Investment bank Goldman Sachs is set to cash in on changes in the life insurance sector with a new business to buy corporate pension schemes, a source familiar with the matter said on Tuesday.

The source confirmed news reports that the investment bank had applied to the country's financial watchdog, the Financial Services Authority, to set up a life assurance subsidiary, a necessary step before it can begin acquiring schemes.

The company, to be run by senior Goldman banker Addy Loudiadis, will be used as a vehicle to buy pension schemes which no longer take on new members, the source said.

Goldman Sachs and the Financial Services Authority declined to comment on Tuesday.

Pension liabilities, swollen by falling bond yields, have become a headache for firms as new accounting standards mean liabilities are treated like debt on their balance sheets.

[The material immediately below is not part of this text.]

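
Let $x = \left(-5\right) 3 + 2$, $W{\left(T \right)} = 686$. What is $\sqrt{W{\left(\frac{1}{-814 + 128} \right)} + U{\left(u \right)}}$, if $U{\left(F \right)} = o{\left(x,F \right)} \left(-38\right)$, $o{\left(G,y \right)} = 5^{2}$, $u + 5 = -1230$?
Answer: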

Goldman joins a host of newcomers seeking to cash in on the pension problem as the bulk annuity business where insurers take on lumps of pension liabilities in exchange for upfront payments takes off.

The market, currently dominated by life insurers Legal & General and Prudential, is estimated to be worth up to 1 trillion pounds.

It has attracted former Prudential executives Mark Wood and Isabel Hudson, who have set up Paternoster and Synesis Life respectively, but also giants like Aviva and Aegon.

Start up players say they can use their expertise to manage pension funds more efficiently than the firms themselves.

Investment banks have been developing pensions expertise over the past decade, and Goldman now has one of the city's largest advisory teams. Last year, the bank advised retailer WH Smith's pension fund on a switch to a liability driven investment strategy.